As an adult she became a juggler at the suggestion of an astute high school guidance councilor. She might have become an artist but she learned at her mother’s knee that artists can’t make a living. She also learned that she wasn’t pretty enough to attract an alpha husband, nor was she dumb enough, having been cursed with intelligence that refused to be hidden behind even the most severe of foundation garments. (Foundation garments were very popular from the victorian era all the way through the ‘60s when the Women’s Movement finally tossed them into the pyres of revolution).
So a juggler she became and she played to the crowds that came to see the circus. This in spite of her persistent fear of clowns and the hideous lie that they painted on their faces.

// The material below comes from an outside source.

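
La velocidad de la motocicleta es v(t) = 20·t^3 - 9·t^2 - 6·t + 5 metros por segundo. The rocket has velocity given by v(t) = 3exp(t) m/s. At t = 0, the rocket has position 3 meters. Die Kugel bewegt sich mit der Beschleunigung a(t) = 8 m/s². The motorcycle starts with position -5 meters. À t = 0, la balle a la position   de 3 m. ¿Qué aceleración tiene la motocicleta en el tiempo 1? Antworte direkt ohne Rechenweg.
La respuesta es 36.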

She never understood why their obvious pain and humiliation incited such unrestrained glee in the onlookers, but in the absence of a plausible explanation she learned to accept it and averted her eyes whenever possible.
She could have become a lion tamer, but ever the anarchist, she did not believe in deterring a creatures natural inclinations. Every night she secretly wished for the lion to devour the arrogant little man with the whip and the chair, thinking that would be a much superior entertainment.
She enjoyed spending time with the freaks from the sideshow. Despite the fact that she wore normal skin they graciously allowed her to take sanctuary in their tents where she smoked cigarettes, drank cheap wine and smoked joints that the tattooed lady smuggled in from her expeditions into town with the fire-eater. They never embraced her as one of their own however, much as that would have made her happy. The man with the x-ray eyes died several years before she joined their little caravan, and only he could have verified her anomalytic form.
But, damn she could juggle. As a host of ever-changing mismatched objects wheeled over her head she deftly caught and tossed each one in turn and sometimes two or three at a time. It created an illusion similar to the pictures of rooms that were at once upside down and rightside up, or staircases that climbed endlessly despite being contained in a rectangle of ink on a page. Sometimes, just to prove that there were no mirrors or other trickery being employed, she invited the audience to toss in their own objects. This was generally a crowd pleaser and she juggled childrens toys, shopping bags, ladies earrings, men’s shoes, and one time an elderly gentleman’s toupe.
She always ended the night by terrifying the onlookers with a swirling array of stiletto blades and flaming torches. The entire tent was breathless for minutes at a time. She was the perpetual motion eye of the storm.
Unflinching.
Calm.
Fluid.
Smiling.
Smiling.
Smiling at her pounding heart.
Smiling at her nerves sending jolts of electrical adrenalin to every part of her body. Smiling at her fear.
Smiling because only she knew that this was no longer an act, but the razors edge of life and death.
Smiling because only she knew that her skin, opaque though it appeared, was no more resilient than the velvet petals of a butterfly’s wing.